L’aiuto umanitario è uno strumento importantissimo, che offre assistenza in situazioni di emergenza alla popolazione civile colpita da disastri naturali o provocati dall'uomo, senza distinzioni. Dovrebbe essere però una risposta di breve o medio periodo, e dovrebbe essere accompagnato da un disegno politico in grado di rispondere alle mancanze strutturali e di integrare obiettivi di sviluppo di lungo termine.
L’economista Sahar Taghdisi-Rad nel suo libro "The Political Economy of Aid in Palestine" critica apertamente la deriva ‘assistenzialista’ degli aiuti umanitari a Gaza, che non ha mai portato a un vero miglioramento delle condizioni economiche della popolazione: "Quando l'aiuto viene fornito nel contesto di conflitto e violenza, diventa parte di quel conflitto e di quella violenza, diventa parte di quel contesto; quindi il suo effetto sul conflitto non rimane neutrale, nonostante ciò che la maggior parte dei donatori vorrebbe sostenere". Taghdisi-Rad quindi ci ricorda come l’aiuto umanitario interagisca sempre con le dinamiche politiche. A Gaza, per esempio, l’aiuto ha seguito le logiche e le politiche dei donatori in modo disconnesso dal contesto e da tutte quelle mancanze strutturali dovute all’occupazione, da un lato, e ad una incapacità politica interna, dall’altro. Ma la responsabilità non va cercata negli interventi umanitari implementati fino ad ora.

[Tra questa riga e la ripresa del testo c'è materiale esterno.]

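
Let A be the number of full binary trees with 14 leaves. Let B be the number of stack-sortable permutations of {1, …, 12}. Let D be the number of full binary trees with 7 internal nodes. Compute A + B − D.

A full binary tree with L leaves has L−1 internal nodes and is counted by C_{L−1}; L = 14 gives C_13. So A = C_13 = 742900.
Stack-sortable permutations are exactly the 231-avoiding ones, counted by C_n; here n = 12. So B = C_12 = 208012.
Full binary trees with n internal nodes are counted by C_n; here n = 7. So D = C_7 = 429.
A + B − D = 742900 + 208012 − 429 = 950483.

950483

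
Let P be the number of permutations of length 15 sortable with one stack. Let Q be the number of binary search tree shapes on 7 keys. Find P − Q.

9694416

Stack-sortable permutations are exactly the 231-avoiding ones, counted by C_n; here n = 15. So P = C_15 = 9694845.
Rooted binary trees with 7 nodes (each child slot possibly empty) number C_7. So Q = C_7 = 429.
P − Q = 9694845 − 429 = 9694416.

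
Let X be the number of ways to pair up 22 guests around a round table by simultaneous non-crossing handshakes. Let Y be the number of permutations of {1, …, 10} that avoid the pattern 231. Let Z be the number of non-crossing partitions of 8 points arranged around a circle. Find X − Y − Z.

40560

Non-crossing handshake pairings of 2n people are counted by C_n; 22 people gives n = 11. So X = C_11 = 58786.
For any fixed pattern of length 3, the pattern-avoiding permutations of [10] number C_10. So Y = C_10 = 16796.
Non-crossing partitions of an n-element set are counted by C_n; here n = 8. So Z = C_8 = 1430.
X − Y − Z = 58786 − 16796 − 1430 = 40560.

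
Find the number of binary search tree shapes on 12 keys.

208012

There are C_n binary search tree shapes on n keys; with n = 12 that is C_12.
C_12 = C(24,12)/13 = 2704156/13 = 208012.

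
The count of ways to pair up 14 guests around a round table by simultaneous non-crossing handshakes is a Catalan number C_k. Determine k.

7

Non-crossing handshake pairings of 2n people are counted by C_n; 14 people gives n = 7.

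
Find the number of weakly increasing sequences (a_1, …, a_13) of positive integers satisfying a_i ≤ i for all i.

Such sub-staircase sequences of length n are counted by C_n; here n = 13.
C_13 = C(26,13)/14 = 10400600/14 = 742900.

742900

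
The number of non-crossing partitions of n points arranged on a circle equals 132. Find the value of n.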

Cosa è successo dopo il 7 ottobre?
A fronte di questo quadro che riguarda la situazione degli aiuti prima del 7 ottobre, le circostanze attuali e la distribuzione degli aiuti umanitari durante il conflitto necessitano di altre considerazioni. L’ingresso degli aiuti, a partire dall’inizio delle ostilità, è stato legato alle negoziazioni tra Hamas e Israele sul rilascio degli ostaggi e sul cessate il fuoco. L’ingresso di beni di prima necessità è stato così strumentalizzato per ragioni politiche, in violazione del diritto internazionale umanitario. Il numero di convogli umanitari tra gennaio e febbraio 2024 è stato in media tra i 100 e i 200 al giorno, mentre prima della crisi il numero medio giornaliero era di 500 al giorno, incluso il carburante. Inoltre questi aiuti entrano dal valico di Rafah e Karem Shalom a sud e difficilmente riescono ad arrivare a nord della Striscia. All’inizio di aprile, per la prima volta, il valico di Erez è stato aperto per permettere l’ingresso degli aiuti a nord di Gaza. Inoltre, le difficoltà e la mancanza di sicurezza nella distribuzione degli aiuti, ha portato alcune organizzazioni tra cui WCK e Anera a sospendere le proprie attività a Gaza.

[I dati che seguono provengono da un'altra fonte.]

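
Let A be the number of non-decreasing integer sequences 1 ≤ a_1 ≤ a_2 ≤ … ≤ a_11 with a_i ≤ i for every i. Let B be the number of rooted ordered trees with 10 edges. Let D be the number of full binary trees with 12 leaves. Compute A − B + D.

100776

Such sub-staircase sequences of length n are counted by C_n; here n = 11. So A = C_11 = 58786.
Rooted ordered trees with n edges are counted by C_n; here n = 10. So B = C_10 = 16796.
Full binary trees with 12 leaves have 12−1 = 11 internal nodes, so there are C_11 of them. So D = C_11 = 58786.
A − B + D = 58786 − 16796 + 58786 = 100776.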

In quale misura gli attori regionali sono importanti?
Come già detto, dal punto di vista dei donatori, c’è un importante gruppo di attori che, nelle crisi attuali e soprattutto in quelle dell’area MENA, opera negli stessi contesti dei donatori occidentali, inclusa Gaza: gli Stati del Golfo. In questo caso è molto interessante guardare a questi attori dal punto di vista del loro ruolo di mediazione e di supporto agli aiuti nella crisi attuale.
In questo momento il Qatar è in una posizione ‘privilegiata’ per i suoi rapporti con Hamas, considerando anche che parte della leadership del movimento è presente a Doha dal 2012. Il Qatar ha sviluppato un ruolo cruciale nella mediazione e nella diplomazia umanitaria, ed è da sempre uno dei donatori piú importanti a Gaza rispetto ai suoi vicini del Golfo. Nel 2021 ha allocato 310.5 milioni di dollari solo per aiuti a Gaza e in Cisgiordania.